When the country made a democratic transition in 2009, one of the first promises the PPP government made was to restore student unions across the country. This never happened, despite the weak student organisations at the time continuing to demand the right to representation on campuses. In the meanwhile, the commercialisation of education has continued at full speed. The mushrooming of privatised higher education across the country has had disastrous consequences. In the last five years, the HEC has cancelled a number of degrees, while the state has continued to cut the higher education budget – with the sharpest cuts coming under the so-called pro-youth PTI government.

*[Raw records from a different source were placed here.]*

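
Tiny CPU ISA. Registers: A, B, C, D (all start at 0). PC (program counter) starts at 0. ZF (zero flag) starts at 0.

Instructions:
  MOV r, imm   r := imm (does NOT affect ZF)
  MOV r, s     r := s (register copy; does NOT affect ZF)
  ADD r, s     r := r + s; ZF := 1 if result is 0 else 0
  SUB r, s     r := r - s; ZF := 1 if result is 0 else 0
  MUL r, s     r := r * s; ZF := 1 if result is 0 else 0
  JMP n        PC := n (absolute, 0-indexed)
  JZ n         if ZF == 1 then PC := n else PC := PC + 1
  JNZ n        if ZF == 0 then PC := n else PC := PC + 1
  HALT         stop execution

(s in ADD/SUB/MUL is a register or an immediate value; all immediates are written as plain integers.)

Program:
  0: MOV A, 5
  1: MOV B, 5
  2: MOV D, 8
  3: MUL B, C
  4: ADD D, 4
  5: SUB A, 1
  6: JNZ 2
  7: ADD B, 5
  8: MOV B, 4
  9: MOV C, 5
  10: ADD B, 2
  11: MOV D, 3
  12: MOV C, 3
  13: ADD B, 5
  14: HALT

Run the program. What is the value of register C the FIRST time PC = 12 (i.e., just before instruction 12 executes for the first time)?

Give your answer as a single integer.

Step 1: PC=0 exec 'MOV A, 5'. After: A=5 B=0 C=0 D=0 ZF=0 PC=1
Step 2: PC=1 exec 'MOV B, 5'. After: A=5 B=5 C=0 D=0 ZF=0 PC=2
Step 3: PC=2 exec 'MOV D, 8'. After: A=5 B=5 C=0 D=8 ZF=0 PC=3
Step 4: PC=3 exec 'MUL B, C'. After: A=5 B=0 C=0 D=8 ZF=1 PC=4
Step 5: PC=4 exec 'ADD D, 4'. After: A=5 B=0 C=0 D=12 ZF=0 PC=5
Step 6: PC=5 exec 'SUB A, 1'. After: A=4 B=0 C=0 D=12 ZF=0 PC=6
Step 7: PC=6 exec 'JNZ 2'. After: A=4 B=0 C=0 D=12 ZF=0 PC=2
Step 8: PC=2 exec 'MOV D, 8'. After: A=4 B=0 C=0 D=8 ZF=0 PC=3
Step 9: PC=3 exec 'MUL B, C'. After: A=4 B=0 C=0 D=8 ZF=1 PC=4
Step 10: PC=4 exec 'ADD D, 4'. After: A=4 B=0 C=0 D=12 ZF=0 PC=5
Step 11: PC=5 exec 'SUB A, 1'. After: A=3 B=0 C=0 D=12 ZF=0 PC=6
Step 12: PC=6 exec 'JNZ 2'. After: A=3 B=0 C=0 D=12 ZF=0 PC=2
Step 13: PC=2 exec 'MOV D, 8'. After: A=3 B=0 C=0 D=8 ZF=0 PC=3
Step 14: PC=3 exec 'MUL B, C'. After: A=3 B=0 C=0 D=8 ZF=1 PC=4
Step 15: PC=4 exec 'ADD D, 4'. After: A=3 B=0 C=0 D=12 ZF=0 PC=5
Step 16: PC=5 exec 'SUB A, 1'. After: A=2 B=0 C=0 D=12 ZF=0 PC=6
Step 17: PC=6 exec 'JNZ 2'. After: A=2 B=0 C=0 D=12 ZF=0 PC=2
Step 18: PC=2 exec 'MOV D, 8'. After: A=2 B=0 C=0 D=8 ZF=0 PC=3
Step 19: PC=3 exec 'MUL B, C'. After: A=2 B=0 C=0 D=8 ZF=1 PC=4
Step 20: PC=4 exec 'ADD D, 4'. After: A=2 B=0 C=0 D=12 ZF=0 PC=5
Step 21: PC=5 exec 'SUB A, 1'. After: A=1 B=0 C=0 D=12 ZF=0 PC=6
Step 22: PC=6 exec 'JNZ 2'. After: A=1 B=0 C=0 D=12 ZF=0 PC=2
Step 23: PC=2 exec 'MOV D, 8'. After: A=1 B=0 C=0 D=8 ZF=0 PC=3
Step 24: PC=3 exec 'MUL B, C'. After: A=1 B=0 C=0 D=8 ZF=1 PC=4
Step 25: PC=4 exec 'ADD D, 4'. After: A=1 B=0 C=0 D=12 ZF=0 PC=5
Step 26: PC=5 exec 'SUB A, 1'. After: A=0 B=0 C=0 D=12 ZF=1 PC=6
Step 27: PC=6 exec 'JNZ 2'. After: A=0 B=0 C=0 D=12 ZF=1 PC=7
Step 28: PC=7 exec 'ADD B, 5'. After: A=0 B=5 C=0 D=12 ZF=0 PC=8
Step 29: PC=8 exec 'MOV B, 4'. After: A=0 B=4 C=0 D=12 ZF=0 PC=9
Step 30: PC=9 exec 'MOV C, 5'. After: A=0 B=4 C=5 D=12 ZF=0 PC=10
Step 31: PC=10 exec 'ADD B, 2'. After: A=0 B=6 C=5 D=12 ZF=0 PC=11
Step 32: PC=11 exec 'MOV D, 3'. After: A=0 B=6 C=5 D=3 ZF=0 PC=12
First time PC=12: C=5

5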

While once the government could have expected that its regular patronising treatment of students would go unchecked, the last few weeks have brought the plight of students across the country into focus. In Islamabad, the illegitimate attempt to shut private student hostels was met with protests. In the University of Jamshoro, students have protested against charges filed against 17 students for demanding safe drinking water. Students in the University of Balochistan have been protesting against allegations of sexual harassment on campus, while students have stood up to the vitriol against students raising revolutionary slogans at the Faiz Festival in Lahore. The University of Balochistan has responded by issuing a circular banning politics on campus, while the Punjab University has cancelled the degree of one student in the MPhil program in Pakistan Studies. In is in this context that the Student Solidarity March will be held today – with demands for student unions, reversing budget cuts, ending the presence of law-enforcement agencies on campuses, ending police cases against students, setting up committees to deal with sexual harassment, and the return of a world in which education was the responsibility of the state. This is a message of hope coming from those who will build the future of our country. We need to hear their voices and stand with them.